Wie schön sind doch deine Wohnstätten


Die Einleitung, die der Präfekt der Bibliothek Ambrosiana für die in 30Tage erschienene Serie über die Marienheiligtümer der Lombardei geschrieben hat, zu der auch der Artikel über Ossuccio gehört.


von Gianfranco Ravasi


Der Disput Jesu im Tempel von Jerusalem, Kapelle 5

Der Disput Jesu im Tempel von Jerusalem, Kapelle 5

Montevecchia: das ist nicht etwa der Name einer alten Burg, sondern kommt vielmehr von dem altlateinischen Begriff mons vigilae, was den Berg der Wache bezeichnete. Auf diese Anhöhe, von der aus man das ganze Tal überblickt und die immer mehr verblassenden Lichter der Stadt Mailand hinter sich läßt, steige ich mindestens zweimal im Jahr hinauf, an Ostern und zur Christmette am Heiligen Abend.

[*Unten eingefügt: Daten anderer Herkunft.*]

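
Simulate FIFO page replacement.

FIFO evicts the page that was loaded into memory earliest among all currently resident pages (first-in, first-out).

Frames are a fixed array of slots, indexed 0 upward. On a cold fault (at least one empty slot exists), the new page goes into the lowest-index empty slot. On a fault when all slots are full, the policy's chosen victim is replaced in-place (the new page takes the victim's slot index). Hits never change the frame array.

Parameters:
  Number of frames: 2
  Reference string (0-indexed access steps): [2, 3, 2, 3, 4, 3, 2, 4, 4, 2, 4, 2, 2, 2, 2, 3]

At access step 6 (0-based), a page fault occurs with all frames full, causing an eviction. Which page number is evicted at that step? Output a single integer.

Answer: 3

Derivation:
Step 0: ref 2 -> FAULT, frames=[2,-]
Step 1: ref 3 -> FAULT, frames=[2,3]
Step 2: ref 2 -> HIT, frames=[2,3]
Step 3: ref 3 -> HIT, frames=[2,3]
Step 4: ref 4 -> FAULT, evict 2, frames=[4,3]
Step 5: ref 3 -> HIT, frames=[4,3]
Step 6: ref 2 -> FAULT, evict 3, frames=[4,2]
At step 6: evicted page 3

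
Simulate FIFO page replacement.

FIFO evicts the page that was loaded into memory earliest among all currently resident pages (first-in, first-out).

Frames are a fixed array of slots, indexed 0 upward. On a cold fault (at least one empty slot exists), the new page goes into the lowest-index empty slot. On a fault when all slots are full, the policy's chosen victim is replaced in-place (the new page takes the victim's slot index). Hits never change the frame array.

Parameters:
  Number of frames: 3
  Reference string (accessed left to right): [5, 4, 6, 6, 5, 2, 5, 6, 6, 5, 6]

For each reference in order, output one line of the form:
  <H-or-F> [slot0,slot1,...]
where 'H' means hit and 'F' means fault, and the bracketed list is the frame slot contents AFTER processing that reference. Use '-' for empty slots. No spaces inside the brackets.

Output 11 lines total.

F [5,-,-]
F [5,4,-]
F [5,4,6]
H [5,4,6]
H [5,4,6]
F [2,4,6]
F [2,5,6]
H [2,5,6]
H [2,5,6]
H [2,5,6]
H [2,5,6]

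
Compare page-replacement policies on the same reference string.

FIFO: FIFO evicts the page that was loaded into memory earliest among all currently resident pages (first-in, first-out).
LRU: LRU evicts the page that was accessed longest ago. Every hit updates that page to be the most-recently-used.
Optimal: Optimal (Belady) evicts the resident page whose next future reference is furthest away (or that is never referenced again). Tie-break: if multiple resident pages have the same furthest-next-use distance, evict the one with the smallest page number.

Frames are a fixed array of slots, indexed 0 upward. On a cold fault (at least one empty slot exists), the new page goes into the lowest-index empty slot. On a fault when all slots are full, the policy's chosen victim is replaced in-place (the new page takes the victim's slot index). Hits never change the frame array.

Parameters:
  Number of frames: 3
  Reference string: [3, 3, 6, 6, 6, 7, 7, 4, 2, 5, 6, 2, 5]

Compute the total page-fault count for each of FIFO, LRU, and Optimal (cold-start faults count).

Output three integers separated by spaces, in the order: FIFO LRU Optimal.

Answer: 7 7 6

Derivation:
--- FIFO ---
  step 0: ref 3 -> FAULT, frames=[3,-,-] (faults so far: 1)
  step 1: ref 3 -> HIT, frames=[3,-,-] (faults so far: 1)
  step 2: ref 6 -> FAULT, frames=[3,6,-] (faults so far: 2)
  step 3: ref 6 -> HIT, frames=[3,6,-] (faults so far: 2)
  step 4: ref 6 -> HIT, frames=[3,6,-] (faults so far: 2)
  step 5: ref 7 -> FAULT, frames=[3,6,7] (faults so far: 3)
  step 6: ref 7 -> HIT, frames=[3,6,7] (faults so far: 3)
  step 7: ref 4 -> FAULT, evict 3, frames=[4,6,7] (faults so far: 4)
  step 8: ref 2 -> FAULT, evict 6, frames=[4,2,7] (faults so far: 5)
  step 9: ref 5 -> FAULT, evict 7, frames=[4,2,5] (faults so far: 6)
  step 10: ref 6 -> FAULT, evict 4, frames=[6,2,5] (faults so far: 7)
  step 11: ref 2 -> HIT, frames=[6,2,5] (faults so far: 7)
  step 12: ref 5 -> HIT, frames=[6,2,5] (faults so far: 7)
  FIFO total faults: 7
--- LRU ---
  step 0: ref 3 -> FAULT, frames=[3,-,-] (faults so far: 1)
  step 1: ref 3 -> HIT, frames=[3,-,-] (faults so far: 1)
  step 2: ref 6 -> FAULT, frames=[3,6,-] (faults so far: 2)
  step 3: ref 6 -> HIT, frames=[3,6,-] (faults so far: 2)
  step 4: ref 6 -> HIT, frames=[3,6,-] (faults so far: 2)
  step 5: ref 7 -> FAULT, frames=[3,6,7] (faults so far: 3)
  step 6: ref 7 -> HIT, frames=[3,6,7] (faults so far: 3)
  step 7: ref 4 -> FAULT, evict 3, frames=[4,6,7] (faults so far: 4)
  step 8: ref 2 -> FAULT, evict 6, frames=[4,2,7] (faults so far: 5)
  step 9: ref 5 -> FAULT, evict 7, frames=[4,2,5] (faults so far: 6)
  step 10: ref 6 -> FAULT, evict 4, frames=[6,2,5] (faults so far: 7)
  step 11: ref 2 -> HIT, frames=[6,2,5] (faults so far: 7)
  step 12: ref 5 -> HIT, frames=[6,2,5] (faults so far: 7)
  LRU total faults: 7
--- Optimal ---
  step 0: ref 3 -> FAULT, frames=[3,-,-] (faults so far: 1)
  step 1: ref 3 -> HIT, frames=[3,-,-] (faults so far: 1)
  step 2: ref 6 -> FAULT, frames=[3,6,-] (faults so far: 2)
  step 3: ref 6 -> HIT, frames=[3,6,-] (faults so far: 2)
  step 4: ref 6 -> HIT, frames=[3,6,-] (faults so far: 2)
  step 5: ref 7 -> FAULT, frames=[3,6,7] (faults so far: 3)
  step 6: ref 7 -> HIT, frames=[3,6,7] (faults so far: 3)
  step 7: ref 4 -> FAULT, evict 3, frames=[4,6,7] (faults so far: 4)
  step 8: ref 2 -> FAULT, evict 4, frames=[2,6,7] (faults so far: 5)
  step 9: ref 5 -> FAULT, evict 7, frames=[2,6,5] (faults so far: 6)
  step 10: ref 6 -> HIT, frames=[2,6,5] (faults so far: 6)
  step 11: ref 2 -> HIT, frames=[2,6,5] (faults so far: 6)
  step 12: ref 5 -> HIT, frames=[2,6,5] (faults so far: 6)
  Optimal total faults: 6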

Es ist mein ganz persönlicher „heiliger Berg“ hier in der Lombardei, mit ihm verbinde ich meine Kindheitserinnerungen, von hier aus erhoben sich meine ersten Gebete gen Himmel, von diesem auf dem Gipfel errichteten Marienheiligtum, zu dem eine steile Treppe hinaufführt, in der Mitte eines kreisförmigen Kreuzweges mit beeindruckend lebensecht wirkenden Sandsteinfiguren.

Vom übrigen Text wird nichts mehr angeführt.